Retour du Salon...
Je viens de passer la semaine du 12 au 18 mars, enfermée toute la journée dans le hall N°1 du
parc des expositions de la Porte de Versailles, au Salon du Livre de Paris. C'était ma neuvième participation consécutive... Curieuse sensation, comme si c'était la dernière...
Inévitablement, je nous revois en 2000, enthousiastes, culottés, avec le premier et unique numéro de Hauteurs sur la table, persuadés d'être aux commencements d'une belle aventure
collective.
Nous aimions nous plonger dans cette atmosphère bruissante de milliers de livres, de célébrités descendues de leurs écrans de télé et de pages invisibles, de miraculeuses rencontres
authentiques qui perdurent. Gilbert est inséparablement associé à ces souvenirs : sa dernière participation en 2006, le temps d'un week end de dédicace sur le stand de son éditeur qui l'a trouvé
juste un peu fatigué, pour mourir 3 mois plus tard...
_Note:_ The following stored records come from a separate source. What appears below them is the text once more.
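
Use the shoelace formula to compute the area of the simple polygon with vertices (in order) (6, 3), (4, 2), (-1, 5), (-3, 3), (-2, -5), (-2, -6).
Area = 87/2

Shoelace formula: Area = (1/2) |Σ_i (x_i · y_{i+1} − x_{i+1} · y_i)| (indices mod n). Compute each cross term:
  (6)(2) − (4)(3) = 0
  (4)(5) − (-1)(2) = 22
  (-1)(3) − (-3)(5) = 12
  (-3)(-5) − (-2)(3) = 21
  (-2)(-6) − (-2)(-5) = 2
  (-2)(3) − (6)(-6) = 30
Sum = 87, so (signed) Area = 87/2 = 87/2, |Area| = 87/2.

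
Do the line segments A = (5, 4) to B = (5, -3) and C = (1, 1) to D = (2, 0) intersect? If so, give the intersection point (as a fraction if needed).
No (intersection of containing lines falls outside at least one segment)

Parametrize and solve: t = 1, s = 4. At least one of these is outside [0, 1], so the segments do not intersect.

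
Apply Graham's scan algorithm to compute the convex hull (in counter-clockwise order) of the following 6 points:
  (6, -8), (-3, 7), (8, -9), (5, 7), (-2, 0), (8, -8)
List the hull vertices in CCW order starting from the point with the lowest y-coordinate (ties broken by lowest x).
Hull (CCW) = [(8, -9), (8, -8), (5, 7), (-3, 7), (-2, 0), (6, -8)]

Graham scan procedure:
  1. Find the pivot p₀ = point with lowest y (tie → lowest x): (8, -9).
  2. Sort the remaining points by polar angle around p₀.
  3. Walk through sorted points, maintaining a stack; pop the top while the last three entries make a non-left turn (cross product ≤ 0).
  4. Final stack is the convex hull in CCW order: (8, -9), (8, -8), (5, 7), (-3, 7), (-2, 0), (6, -8).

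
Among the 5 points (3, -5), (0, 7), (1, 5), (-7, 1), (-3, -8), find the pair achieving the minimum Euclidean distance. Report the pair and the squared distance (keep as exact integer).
Pair = ((0, 7), (1, 5)); squared distance = 5

Compute all C(5, 2) = 10 pairwise squared distances (x_i − x_j)² + (y_i − y_j)². The minimum is 5, attained by the pair ((0, 7), (1, 5)).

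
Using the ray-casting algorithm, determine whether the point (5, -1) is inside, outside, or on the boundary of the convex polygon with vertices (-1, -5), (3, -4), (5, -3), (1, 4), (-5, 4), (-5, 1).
The point (5, -1) lies strictly outside the polygon

Cast a horizontal ray to the right from the query point and count how many polygon edges it crosses (each edge strictly once or zero times, handled with the usual half-open convention). 
Parity of crossings → even ⇒ outside.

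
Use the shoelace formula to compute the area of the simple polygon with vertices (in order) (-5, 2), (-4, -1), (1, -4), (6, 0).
Area = 33

Shoelace formula: Area = (1/2) |Σ_i (x_i · y_{i+1} − x_{i+1} · y_i)| (indices mod n). Compute each cross term:
  (-5)(-1) − (-4)(2) = 13
  (-4)(-4) − (1)(-1) = 17
  (1)(0) − (6)(-4) = 24
  (6)(2) − (-5)(0) = 12
Sum = 66, so (signed) Area = 66/2 = 33, |Area| = 33.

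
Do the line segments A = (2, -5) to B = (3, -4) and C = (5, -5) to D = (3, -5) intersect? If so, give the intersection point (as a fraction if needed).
No (intersection of containing lines falls outside at least one segment)

Parametrize and solve: t = 0, s = 3/2. At least one of these is outside [0, 1], so the segments do not intersect.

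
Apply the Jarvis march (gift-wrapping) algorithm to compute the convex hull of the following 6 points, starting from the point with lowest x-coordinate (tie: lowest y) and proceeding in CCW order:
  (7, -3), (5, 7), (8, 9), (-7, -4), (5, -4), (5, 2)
Hull (CCW) = [(-7, -4), (5, -4), (7, -3), (8, 9), (5, 7)]

Jarvis march: at each step, from the current hull vertex p, select the next vertex q as the point such that every other point lies strictly to the left of (or on) the directed line p → q. (Equivalently: for every other point r, the cross product (q − p) × (r − p) ≥ 0.)
Starting point (lowest x, tie lowest y): (-7, -4). Wrap until returning to start. Resulting hull: (-7, -4), (5, -4), (7, -3), (8, 9), (5, 7).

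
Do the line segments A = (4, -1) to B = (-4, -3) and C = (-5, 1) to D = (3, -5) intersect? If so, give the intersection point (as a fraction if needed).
Yes; intersection at (-3/4, -35/16) (t = 19/32 on AB, s = 17/32 on CD)

Parametrize AB as A + t(B − A) = (4 + -8 t, -1 + -2 t) and CD as C + s(D − C) = (-5 + 8 s, 1 + -6 s). Solve the linear system for (t, s). Determinant = -64 ≠ 0, so a unique intersection of the containing lines exists. Solution: t = 19/32, s = 17/32 — both in [0, 1], so the segments cross. Intersection point: (-3/4, -35/16).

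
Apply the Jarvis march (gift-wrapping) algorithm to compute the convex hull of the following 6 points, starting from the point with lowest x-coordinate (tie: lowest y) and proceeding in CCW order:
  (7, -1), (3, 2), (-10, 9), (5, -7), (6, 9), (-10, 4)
Hull (CCW) = [(-10, 4), (5, -7), (7, -1), (6, 9), (-10, 9)]

Jarvis march: at each step, from the current hull vertex p, select the next vertex q as the point such that every other point lies strictly to the left of (or on) the directed line p → q. (Equivalently: for every other point r, the cross product (q − p) × (r − p) ≥ 0.)
Starting point (lowest x, tie lowest y): (-10, 4). Wrap until returning to start. Resulting hull: (-10, 4), (5, -7), (7, -1), (6, 9), (-10, 9).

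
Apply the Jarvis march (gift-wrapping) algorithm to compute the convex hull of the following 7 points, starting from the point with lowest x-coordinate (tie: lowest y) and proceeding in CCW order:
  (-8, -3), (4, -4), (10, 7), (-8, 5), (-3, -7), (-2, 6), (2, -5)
Hull (CCW) = [(-8, -3), (-3, -7), (2, -5), (4, -4), (10, 7), (-2, 6), (-8, 5)]

Jarvis march: at each step, from the current hull vertex p, select the next vertex q as the point such that every other point lies strictly to the left of (or on) the directed line p → q. (Equivalently: for every other point r, the cross product (q − p) × (r − p) ≥ 0.)
Starting point (lowest x, tie lowest y): (-8, -3). Wrap until returning to start. Resulting hull: (-8, -3), (-3, -7), (2, -5), (4, -4), (10, 7), (-2, 6), (-8, 5).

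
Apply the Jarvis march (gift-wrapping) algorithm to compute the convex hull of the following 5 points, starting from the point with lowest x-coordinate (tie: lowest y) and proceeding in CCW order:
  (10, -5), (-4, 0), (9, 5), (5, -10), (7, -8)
Hull (CCW) = [(-4, 0), (5, -10), (10, -5), (9, 5)]

Jarvis march: at each step, from the current hull vertex p, select the next vertex q as the point such that every other point lies strictly to the left of (or on) the directed line p → q. (Equivalently: for every other point r, the cross product (q − p) × (r − p) ≥ 0.)
Starting point (lowest x, tie lowest y): (-4, 0). Wrap until returning to start. Resulting hull: (-4, 0), (5, -10), (10, -5), (9, 5).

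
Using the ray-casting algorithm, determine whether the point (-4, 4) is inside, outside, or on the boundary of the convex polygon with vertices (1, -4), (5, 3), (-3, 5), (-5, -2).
The point (-4, 4) lies strictly outside the polygon

Cast a horizontal ray to the right from the query point and count how many polygon edges it crosses (each edge strictly once or zero times, handled with the usual half-open convention). 
Parity of crossings → even ⇒ outside.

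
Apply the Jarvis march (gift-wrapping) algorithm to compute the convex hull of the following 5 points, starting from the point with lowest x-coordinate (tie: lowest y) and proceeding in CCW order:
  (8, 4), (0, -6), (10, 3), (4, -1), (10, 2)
Hull (CCW) = [(0, -6), (10, 2), (10, 3), (8, 4)]

Jarvis march: at each step, from the current hull vertex p, select the next vertex q as the point such that every other point lies strictly to the left of (or on) the directed line p → q. (Equivalently: for every other point r, the cross product (q − p) × (r − p) ≥ 0.)
Starting point (lowest x, tie lowest y): (0, -6). Wrap until returning to start. Resulting hull: (0, -6), (10, 2), (10, 3), (8, 4).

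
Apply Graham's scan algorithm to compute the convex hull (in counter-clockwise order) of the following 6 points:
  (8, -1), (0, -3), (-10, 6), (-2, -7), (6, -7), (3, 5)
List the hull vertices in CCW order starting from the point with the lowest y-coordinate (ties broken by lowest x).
Hull (CCW) = [(-2, -7), (6, -7), (8, -1), (3, 5), (-10, 6)]

Graham scan procedure:
  1. Find the pivot p₀ = point with lowest y (tie → lowest x): (-2, -7).
  2. Sort the remaining points by polar angle around p₀.
  3. Walk through sorted points, maintaining a stack; pop the top while the last three entries make a non-left turn (cross product ≤ 0).
  4. Final stack is the convex hull in CCW order: (-2, -7), (6, -7), (8, -1), (3, 5), (-10, 6).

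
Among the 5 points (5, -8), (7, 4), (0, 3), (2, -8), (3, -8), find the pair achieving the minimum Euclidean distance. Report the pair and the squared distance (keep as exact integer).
Pair = ((2, -8), (3, -8)); squared distance = 1

Compute all C(5, 2) = 10 pairwise squared distances (x_i − x_j)² + (y_i − y_j)². The minimum is 1, attained by the pair ((2, -8), (3, -8)).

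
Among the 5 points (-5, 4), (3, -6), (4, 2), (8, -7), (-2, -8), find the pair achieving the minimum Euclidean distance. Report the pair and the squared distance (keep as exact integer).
Pair = ((3, -6), (8, -7)); squared distance = 26

Compute all C(5, 2) = 10 pairwise squared distances (x_i − x_j)² + (y_i − y_j)². The minimum is 26, attained by the pair ((3, -6), (8, -7)).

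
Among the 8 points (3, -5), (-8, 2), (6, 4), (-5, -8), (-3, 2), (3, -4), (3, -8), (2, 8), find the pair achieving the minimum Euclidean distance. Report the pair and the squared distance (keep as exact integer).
Pair = ((3, -5), (3, -4)); squared distance = 1

Compute all C(8, 2) = 28 pairwise squared distances (x_i − x_j)² + (y_i − y_j)². The minimum is 1, attained by the pair ((3, -5), (3, -4)).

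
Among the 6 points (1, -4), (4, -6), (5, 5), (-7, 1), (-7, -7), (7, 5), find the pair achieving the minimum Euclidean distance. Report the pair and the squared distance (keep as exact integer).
Pair = ((5, 5), (7, 5)); squared distance = 4

Compute all C(6, 2) = 15 pairwise squared distances (x_i − x_j)² + (y_i − y_j)². The minimum is 4, attained by the pair ((5, 5), (7, 5)).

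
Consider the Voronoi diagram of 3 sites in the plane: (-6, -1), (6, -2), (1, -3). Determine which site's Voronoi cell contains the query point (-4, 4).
Nearest site = (-6, -1)

The Voronoi cell of site s contains exactly those query points closer to s than to any other site. Compute squared distances from q = (-4, 4) to each site:
  (-6 − -4)² + (-1 − 4)² = 29
  (1 − -4)² + (-3 − 4)² = 74
  (6 − -4)² + (-2 − 4)² = 136
Minimum is attained by (-6, -1), so q lies in its Voronoi cell.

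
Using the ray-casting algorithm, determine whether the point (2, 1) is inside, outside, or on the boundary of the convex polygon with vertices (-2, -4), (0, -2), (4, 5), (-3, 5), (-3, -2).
The point (2, 1) lies strictly outside the polygon

Cast a horizontal ray to the right from the query point and count how many polygon edges it crosses (each edge strictly once or zero times, handled with the usual half-open convention). 
Parity of crossings → even ⇒ outside.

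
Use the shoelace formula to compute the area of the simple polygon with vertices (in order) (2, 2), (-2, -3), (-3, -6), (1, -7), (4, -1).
Area = 65/2

Shoelace formula: Area = (1/2) |Σ_i (x_i · y_{i+1} − x_{i+1} · y_i)| (indices mod n). Compute each cross term:
  (2)(-3) − (-2)(2) = -2
  (-2)(-6) − (-3)(-3) = 3
  (-3)(-7) − (1)(-6) = 27
  (1)(-1) − (4)(-7) = 27
  (4)(2) − (2)(-1) = 10
Sum = 65, so (signed) Area = 65/2 = 65/2, |Area| = 65/2.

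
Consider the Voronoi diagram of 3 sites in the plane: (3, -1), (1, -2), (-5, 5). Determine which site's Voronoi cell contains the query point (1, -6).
Nearest site = (1, -2)

The Voronoi cell of site s contains exactly those query points closer to s than to any other site. Compute squared distances from q = (1, -6) to each site:
  (1 − 1)² + (-2 − -6)² = 16
  (3 − 1)² + (-1 − -6)² = 29
  (-5 − 1)² + (5 − -6)² = 157
Minimum is attained by (1, -2), so q lies in its Voronoi cell.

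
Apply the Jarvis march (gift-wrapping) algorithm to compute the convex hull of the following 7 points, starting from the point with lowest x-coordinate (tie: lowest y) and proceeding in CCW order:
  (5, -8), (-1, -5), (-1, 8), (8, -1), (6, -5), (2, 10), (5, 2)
Hull (CCW) = [(-1, -5), (5, -8), (8, -1), (2, 10), (-1, 8)]

Jarvis march: at each step, from the current hull vertex p, select the next vertex q as the point such that every other point lies strictly to the left of (or on) the directed line p → q. (Equivalently: for every other point r, the cross product (q − p) × (r − p) ≥ 0.)
Starting point (lowest x, tie lowest y): (-1, -5). Wrap until returning to start. Resulting hull: (-1, -5), (5, -8), (8, -1), (2, 10), (-1, 8).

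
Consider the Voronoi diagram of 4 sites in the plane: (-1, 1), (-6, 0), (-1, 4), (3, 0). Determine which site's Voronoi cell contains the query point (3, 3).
Nearest site = (3, 0)

The Voronoi cell of site s contains exactly those query points closer to s than to any other site. Compute squared distances from q = (3, 3) to each site:
  (3 − 3)² + (0 − 3)² = 9
  (-1 − 3)² + (4 − 3)² = 17
  (-1 − 3)² + (1 − 3)² = 20
  (-6 − 3)² + (0 − 3)² = 90
Minimum is attained by (3, 0), so q lies in its Voronoi cell.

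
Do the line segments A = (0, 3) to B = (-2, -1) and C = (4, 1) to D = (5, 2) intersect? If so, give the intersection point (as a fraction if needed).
No (intersection of containing lines falls outside at least one segment)

Parametrize and solve: t = 3, s = -10. At least one of these is outside [0, 1], so the segments do not intersect.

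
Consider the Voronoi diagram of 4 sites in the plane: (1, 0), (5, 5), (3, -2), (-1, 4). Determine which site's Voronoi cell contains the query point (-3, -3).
Nearest site = (1, 0)

The Voronoi cell of site s contains exactly those query points closer to s than to any other site. Compute squared distances from q = (-3, -3) to each site:
  (1 − -3)² + (0 − -3)² = 25
  (3 − -3)² + (-2 − -3)² = 37
  (-1 − -3)² + (4 − -3)² = 53
  (5 − -3)² + (5 − -3)² = 128
Minimum is attained by (1, 0), so q lies in its Voronoi cell.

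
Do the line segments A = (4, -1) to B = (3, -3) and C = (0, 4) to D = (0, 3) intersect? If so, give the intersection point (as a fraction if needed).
No (intersection of containing lines falls outside at least one segment)

Parametrize and solve: t = 4, s = 13. At least one of these is outside [0, 1], so the segments do not intersect.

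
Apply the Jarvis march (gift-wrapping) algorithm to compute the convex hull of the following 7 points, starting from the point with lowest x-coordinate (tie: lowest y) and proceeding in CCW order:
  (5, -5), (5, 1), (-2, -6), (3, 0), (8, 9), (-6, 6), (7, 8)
Hull (CCW) = [(-6, 6), (-2, -6), (5, -5), (8, 9)]

Jarvis march: at each step, from the current hull vertex p, select the next vertex q as the point such that every other point lies strictly to the left of (or on) the directed line p → q. (Equivalently: for every other point r, the cross product (q − p) × (r − p) ≥ 0.)
Starting point (lowest x, tie lowest y): (-6, 6). Wrap until returning to start. Resulting hull: (-6, 6), (-2, -6), (5, -5), (8, 9).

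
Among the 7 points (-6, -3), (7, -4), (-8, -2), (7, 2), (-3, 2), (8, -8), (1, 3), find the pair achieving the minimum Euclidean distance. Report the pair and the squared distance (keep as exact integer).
Pair = ((-6, -3), (-8, -2)); squared distance = 5

Compute all C(7, 2) = 21 pairwise squared distances (x_i − x_j)² + (y_i − y_j)². The minimum is 5, attained by the pair ((-6, -3), (-8, -2)).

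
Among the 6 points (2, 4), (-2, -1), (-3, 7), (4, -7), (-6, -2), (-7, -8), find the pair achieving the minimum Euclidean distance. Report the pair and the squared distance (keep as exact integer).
Pair = ((-2, -1), (-6, -2)); squared distance = 17

Compute all C(6, 2) = 15 pairwise squared distances (x_i − x_j)² + (y_i − y_j)². The minimum is 17, attained by the pair ((-2, -1), (-6, -2)).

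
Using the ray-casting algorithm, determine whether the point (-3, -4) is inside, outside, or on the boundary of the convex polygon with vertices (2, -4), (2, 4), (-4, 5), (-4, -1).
The point (-3, -4) lies strictly outside the polygon

Cast a horizontal ray to the right from the query point and count how many polygon edges it crosses (each edge strictly once or zero times, handled with the usual half-open convention). 
Parity of crossings → even ⇒ outside.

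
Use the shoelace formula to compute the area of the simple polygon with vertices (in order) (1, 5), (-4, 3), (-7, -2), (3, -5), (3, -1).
Area = 121/2

Shoelace formula: Area = (1/2) |Σ_i (x_i · y_{i+1} − x_{i+1} · y_i)| (indices mod n). Compute each cross term:
  (1)(3) − (-4)(5) = 23
  (-4)(-2) − (-7)(3) = 29
  (-7)(-5) − (3)(-2) = 41
  (3)(-1) − (3)(-5) = 12
  (3)(5) − (1)(-1) = 16
Sum = 121, so (signed) Area = 121/2 = 121/2, |Area| = 121/2.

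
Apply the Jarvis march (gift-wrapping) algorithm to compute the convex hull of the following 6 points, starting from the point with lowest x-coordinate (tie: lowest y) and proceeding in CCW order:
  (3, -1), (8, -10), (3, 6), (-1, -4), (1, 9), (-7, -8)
Hull (CCW) = [(-7, -8), (8, -10), (3, 6), (1, 9)]

Jarvis march: at each step, from the current hull vertex p, select the next vertex q as the point such that every other point lies strictly to the left of (or on) the directed line p → q. (Equivalently: for every other point r, the cross product (q − p) × (r − p) ≥ 0.)
Starting point (lowest x, tie lowest y): (-7, -8). Wrap until returning to start. Resulting hull: (-7, -8), (8, -10), (3, 6), (1, 9).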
Pourquoi ai-je l'impression d'être en train de me détacher de tout cela? Pourquoi l'enthousiasme des débuts est progressivement recouvert d'un voile de lucidité
crue qui me fait paraître dans toute sa vanité cette fourmilière s'affairant dans tous les sens? Je regarde la foule défiler devant moi, incroyablement grise : les gens
ne portent plus de couleurs. Manteaux, parkas gris, bleus foncés, marron à la rigueur, blue jeans immanquables. Gros pulls cache-misère, physique et morale, éculés, des parkas gonflés,
délabrés; les gens mettent ce qui leur tombe sous la main, difforme, grossièrement superposé, pas festif du tout... Et ce n'est nullement une question de moyens. Grande tristesse de morne
uniformité sans âme, le souci de l'élégance semble d'un autre âge.
J'ai envie de contacts intéressants mais sincères, non fondés sur la dépendance, la vanité, le pouvoir minuscule de flatter les ego. Écrire? Grossir les rangs déjà bien fournis des
littérateurs médiocres ou pires qui se croient des génies méconnus? Flattés par devant, moqués par derrière... Des livres, des livres, invendables, vendus, jetés, pilonnés, vantés par des
mensonges, des omissions, des tromperies dans le seul but de faire rouler le commerce... Pour s'acheter quoi? Des biens? Barrages contre la mort inéluctable?... Illusions. Gilbert est arrivé
là où toutes vanité et illusion prennent fin.